This afternoon, the EDH Rules Committee announced that they were banning both Paradox Engine and Iona, Shield of Emeria in Magic’s Commander format, while unbanning Painter’s Servant.

The Bans

Ever since its printing in Aether Revolt, Paradox Engine has been a powerful way to generate nearly infinite mana in the Commander format. The Rules Committee said that it is “[e]asily inserted into any deck [and] it combines with cards which players already have heavy incentives to play, generating a great deal of mana with virtually no deck building cost.” The problem isn’t that Paradox Engine is a powerful card, they said, it’s that it “doesn’t need to be built around to be broken.”

Iona, Shield of Emeria, on the other hand, was one of the format’s biggest offenders when it came to making games of Commander unfun.

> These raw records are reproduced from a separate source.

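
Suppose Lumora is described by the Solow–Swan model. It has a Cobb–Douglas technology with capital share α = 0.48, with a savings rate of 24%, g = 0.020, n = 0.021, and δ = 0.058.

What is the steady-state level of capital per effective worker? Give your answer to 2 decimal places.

Steady state requires s·f(k) = (n + g + δ)·k, i.e. s·k^α = (n + g + δ)·k.
Rearranging, k^(1−α) = s / (n + g + δ).
k^0.52 = 0.24 / (0.021 + 0.020 + 0.058) = 0.24 / 0.099 = 2.4242
k* = 2.4242^(1/0.52) ≈ 5.4898

k* = 5.49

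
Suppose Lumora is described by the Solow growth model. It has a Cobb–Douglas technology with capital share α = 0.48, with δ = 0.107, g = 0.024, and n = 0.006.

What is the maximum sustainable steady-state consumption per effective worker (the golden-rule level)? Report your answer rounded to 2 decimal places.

At the golden rule, f'(k) = n + g + δ, so α·k^(α−1) = n + g + δ and k_gold = (α/(n + g + δ))^(1/(1−α)).
k_gold = (0.48/0.137)^(1/0.52) = 3.5036^1.9231 ≈ 11.1469
c_gold = f(k_gold) − (n + g + δ)·k_gold = 3.1815 − 0.137×11.1469 ≈ 1.6544

c_gold ≈ 1.65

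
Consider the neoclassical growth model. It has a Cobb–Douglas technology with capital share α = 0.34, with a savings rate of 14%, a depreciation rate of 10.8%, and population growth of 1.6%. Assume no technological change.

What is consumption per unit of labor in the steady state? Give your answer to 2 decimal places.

At the steady state, Δk = 0, so s·k^α = (n + δ)·k.
Rearranging, k^(1−α) = s / (n + δ).
k^0.66 = 0.14 / (0.016 + 0.108) = 0.14 / 0.124 = 1.1290
k* = 1.1290^(1/0.66) ≈ 1.2018
y* = (k*)^α = 1.2018^0.34 ≈ 1.0645
c* = (1 − s)·y* = (1 − 0.14) × 1.0645 ≈ 0.9155

c* = 0.92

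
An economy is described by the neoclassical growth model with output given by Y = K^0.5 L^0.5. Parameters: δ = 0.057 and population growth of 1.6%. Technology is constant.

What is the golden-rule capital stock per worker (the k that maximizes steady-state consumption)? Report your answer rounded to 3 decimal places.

k_gold ≈ 46.913

The golden rule sets f'(k) = n + δ, i.e. α·k^(α−1) = n + δ.
So k^(1−α) = α / (n + δ) = 0.5 / 0.073 = 6.8493.
k_gold = 6.8493^(1/0.5) ≈ 46.9129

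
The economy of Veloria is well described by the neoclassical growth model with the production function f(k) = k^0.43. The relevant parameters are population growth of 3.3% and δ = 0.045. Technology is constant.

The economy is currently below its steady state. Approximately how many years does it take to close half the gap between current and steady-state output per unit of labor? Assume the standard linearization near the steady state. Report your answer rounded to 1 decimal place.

about 15.6 years

Near the steady state the convergence rate is λ = (1 − α)(n + δ).
λ = (1 − 0.43) × 0.078 = 0.57 × 0.078 = 0.04446
Half-life = ln 2 / λ = 0.6931 / 0.04446 ≈ 15.59 years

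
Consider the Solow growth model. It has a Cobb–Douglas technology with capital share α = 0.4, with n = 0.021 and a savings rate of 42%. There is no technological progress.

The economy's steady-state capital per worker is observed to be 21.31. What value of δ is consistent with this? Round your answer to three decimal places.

δ ≈ 0.046

Steady state requires s·f(k) = (n + δ)·k, i.e. s·k^α = (n + δ)·k.
So s / (n + δ) = (k*)^(1−α) = 21.31^0.6 = 6.2683.
Therefore n + δ = s / 6.2683 = 0.42 / 6.2683 = 0.0670, so δ = 0.0670 − 0.021 = 0.0460.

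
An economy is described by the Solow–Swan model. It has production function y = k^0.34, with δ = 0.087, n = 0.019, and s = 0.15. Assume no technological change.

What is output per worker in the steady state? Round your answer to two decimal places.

In steady state, investment equals break-even investment: s·k^α = (n + δ)·k.
Rearranging, k^(1−α) = s / (n + δ).
k^0.66 = 0.15 / (0.019 + 0.087) = 0.15 / 0.106 = 1.4151
k* = 1.4151^(1/0.66) ≈ 1.6923
y* = (k*)^α = 1.6923^0.34 ≈ 1.1959

y* = 1.20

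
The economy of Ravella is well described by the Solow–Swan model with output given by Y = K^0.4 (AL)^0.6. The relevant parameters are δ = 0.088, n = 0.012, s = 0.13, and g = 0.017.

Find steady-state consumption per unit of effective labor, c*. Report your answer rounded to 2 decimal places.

c* ≈ 0.93

At the steady state, Δk = 0, so s·k^α = (n + g + δ)·k.
Rearranging, k^(1−α) = s / (n + g + δ).
k^0.6 = 0.13 / (0.012 + 0.017 + 0.088) = 0.13 / 0.117 = 1.1111
k* = 1.1111^(1/0.6) ≈ 1.1919
y* = (k*)^α = 1.1919^0.4 ≈ 1.0727
c* = (1 − s)·y* = (1 − 0.13) × 1.0727 ≈ 0.9332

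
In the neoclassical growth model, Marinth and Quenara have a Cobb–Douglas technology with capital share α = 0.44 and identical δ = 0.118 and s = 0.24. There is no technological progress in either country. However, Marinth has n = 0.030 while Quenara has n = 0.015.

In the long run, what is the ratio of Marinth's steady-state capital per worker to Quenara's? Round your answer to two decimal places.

k*_M / k*_Q ≈ 0.83

Steady-state k* = [s/(n + δ)]^(1/(1−α)), so the ratio is [ (s_M/(n + δ)_M) / (s_Q/(n + δ)_Q) ]^1.7857.
s_M/(n + δ)_M = 0.24/0.148 = 1.6216; s_Q/(n + δ)_Q = 0.24/0.133 = 1.8045.
Ratio = (1.6216/1.8045)^1.7857 = 0.8986^1.7857 ≈ 0.8262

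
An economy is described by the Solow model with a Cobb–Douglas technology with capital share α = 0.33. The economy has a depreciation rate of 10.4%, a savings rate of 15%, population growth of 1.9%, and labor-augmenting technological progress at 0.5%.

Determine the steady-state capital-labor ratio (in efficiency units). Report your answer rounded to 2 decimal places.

k* ≈ 1.27

At the steady state, Δk = 0, so s·k^α = (n + g + δ)·k.
Dividing both sides by k: k^(1−α) = s / (n + g + δ).
k^0.67 = 0.15 / (0.019 + 0.005 + 0.104) = 0.15 / 0.128 = 1.1719
k* = 1.1719^(1/0.67) ≈ 1.2671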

The card’s sole use is to prevent other players from playing the game, which “creates a negative experience for many players without the benefit of a positive application.” The Rules Committee previously believed that Iona’s intense mana cost was sufficient to keep it from being played in too many decks, but they finally decided to ban it from Commander because it is “an exemplar as the type of card which creates an experience we wish to discourage, namely shutting players out of games.”

Painter’s Servant Unbanned

Painter’s Servant was one of the most often cited examples of cards on the Commander ban list that no longer deserved to be there. 10 years after it’s original ban, the Rules Committee now believes that “there are now more weird and fun uses for Painter’s Servant than there are dangerous ones.” Additionally, they said that unbanning “[t]he card will provide deck builders with some additional paths to explore in expressing their creativity.”

Since the creation of the Commander Advisory Group earlier this year, players have been clamoring for its members to consider removing cards from the ban list, rather than just adding to it. CAG member Josh Lee Kwai, in particular, has been outspoken in his belief that they should consider unbanning cards and, six months after its creation, the CAG appears to have helped move the Rules Committee in that direction.